O segundo obstáculo a ser removido para o Exército readquirir a sua há muito tempo

perdida coesão era o próprio tenentismo, movimento revolucionário de baixa oficialidade,

constituído basicamente de tenentes e capitães, e que, apesar de ser um dos principais

sustentáculos da nova ordem do pós-30, representava duas ameaças. A primeira delas consistia

numa radicalização do processo revolucionário iniciado em 1930, já que os tenentes chegavam

a contestar a estrutura fundiária brasileira (condenação do latifúndio) e apresentavam um

discurso antiburguês, antiplutocrático e antimonopolista que assustava as classes dominantes

(SANTA ROSA, 1976; FAUSTO, 1997; FORJAZ, 1988).
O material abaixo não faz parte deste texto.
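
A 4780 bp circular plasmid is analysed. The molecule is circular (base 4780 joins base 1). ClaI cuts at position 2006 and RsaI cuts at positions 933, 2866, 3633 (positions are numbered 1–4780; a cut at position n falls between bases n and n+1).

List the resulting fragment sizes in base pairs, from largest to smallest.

Combined cut positions (sorted): 933, 2006, 2866, 3633.
Circular molecule, 4 cuts → 4 fragments:
  2006 − 933 = 1073 bp
  2866 − 2006 = 860 bp
  3633 − 2866 = 767 bp
  wrap: 4780 − 3633 + 933 = 2080 bp
Sorted largest to smallest: 2080, 1073, 860, 767 bp.

2080, 1073, 860, 767 bp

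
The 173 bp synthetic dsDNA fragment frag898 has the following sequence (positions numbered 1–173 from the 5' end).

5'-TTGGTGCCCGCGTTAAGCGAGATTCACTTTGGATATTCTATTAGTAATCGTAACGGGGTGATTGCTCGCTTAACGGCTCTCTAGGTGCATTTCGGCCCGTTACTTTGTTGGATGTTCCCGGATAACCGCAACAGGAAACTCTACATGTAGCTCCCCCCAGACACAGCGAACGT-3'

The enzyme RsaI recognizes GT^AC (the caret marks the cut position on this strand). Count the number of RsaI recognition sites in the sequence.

0

No occurrence of GTAC is present in the sequence.
RsaI does not cut: 0 sites.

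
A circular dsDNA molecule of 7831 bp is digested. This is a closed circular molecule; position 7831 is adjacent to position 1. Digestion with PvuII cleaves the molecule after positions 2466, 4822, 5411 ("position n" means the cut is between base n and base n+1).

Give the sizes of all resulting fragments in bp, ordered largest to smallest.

4886, 2356, 589 bp

Circular molecule, 3 cuts → 3 fragments:
  4822 − 2466 = 2356 bp
  5411 − 4822 = 589 bp
  wrap: 7831 − 5411 + 2466 = 4886 bp
Sorted largest to smallest: 4886, 2356, 589 bp.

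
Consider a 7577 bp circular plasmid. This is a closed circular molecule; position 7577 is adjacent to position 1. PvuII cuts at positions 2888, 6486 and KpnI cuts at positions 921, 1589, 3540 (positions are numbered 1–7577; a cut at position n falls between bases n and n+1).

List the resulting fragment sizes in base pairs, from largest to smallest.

2946, 2012, 1299, 668, 652 bp

Combined cut positions (sorted): 921, 1589, 2888, 3540, 6486.
Circular molecule, 5 cuts → 5 fragments:
  1589 − 921 = 668 bp
  2888 − 1589 = 1299 bp
  3540 − 2888 = 652 bp
  6486 − 3540 = 2946 bp
  wrap: 7577 − 6486 + 921 = 2012 bp
Sorted largest to smallest: 2946, 2012, 1299, 668, 652 bp.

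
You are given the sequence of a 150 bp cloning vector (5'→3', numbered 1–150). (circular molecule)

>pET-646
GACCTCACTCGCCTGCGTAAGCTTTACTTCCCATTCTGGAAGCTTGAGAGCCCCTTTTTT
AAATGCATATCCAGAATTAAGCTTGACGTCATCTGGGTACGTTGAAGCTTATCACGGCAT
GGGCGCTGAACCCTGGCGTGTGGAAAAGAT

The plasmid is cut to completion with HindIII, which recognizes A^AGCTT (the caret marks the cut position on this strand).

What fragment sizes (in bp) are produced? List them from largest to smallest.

HindIII sites (AAGCTT) start at positions 19, 40, 79, 105.
HindIII cuts after the first base of each site, so after positions 19, 40, 79, 105.
Circular molecule, 4 cuts → 4 fragments:
  20–40 → 21 bp
  41–79 → 39 bp
  80–105 → 26 bp
  106–150 then 1–19 → 45 + 19 = 64 bp
Sorted largest to smallest: 64, 39, 26, 21 bp.

64, 39, 26, 21 bp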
A segunda era uma ameaça de cisão

hierárquica dentro das Forças Armadas, na medida em que os tenentes formavam um grupo

político autônomo em relação à alta oficialidade, com baixos oficiais assumindo altos cargos

políticos e administrativos dentro do aparelho de Estado e se colocando desta forma acima da

própria cúpula militar na esfera política (DRUMMOND, 1986). A neutralização do grupo

tenentista, pelo menos da sua vertente principal, a nacionalista (Juarez Távora, João Alberto)1,

se deu devido ao seu próprio desgaste após quatro anos no poder – mesmo com a vitória de

algumas de suas bandeiras no Governo Provisório e na elaboração constitucional de 1933-1934

– e a sua permanência no cenário político brasileiro não resistiu à reconstitucionalização do

país. Assim, o período “termidoriano” iniciado em 16 de julho de 1934 assistiu à reintegração

dos tenentes nos quadros hierárquicos das Forças Armadas e à sua anulação enquanto facção

1 O fenômeno tenentista durou de 1922 a 1935 e teve, ao longo destes treze anos, três vertentes: a primeira seria

uma vertente liberal, dominante durante os levantes militares da década de 1920, e que consistia na defesa de uma

reforma política moralizadora do regime republicano, então dominado por uma oligarquia autoritária e corrupta; a

segunda seria uma vertente nacionalista, dominante no período 1930-1934, e que se apoiaria na defesa de uma

reforma modernizadora e centralizadora do Estado brasileiro, e de reformas sociais e econômicas como a

industrialização, a reforma agrária, a legislação operária e a estatização de recursos naturais; a terceira, surgida

com a dissidência de Luís Carlos Prestes em 1930, seria uma vertente de esquerda, já comprometida com uma

revolução popular contra o latifúndio e as potências imperialistas e contrária a qualquer compromisso com o

reformismo nacionalista burguês (SAES, 1984; CARONE, 1982; FAUSTO, 1997).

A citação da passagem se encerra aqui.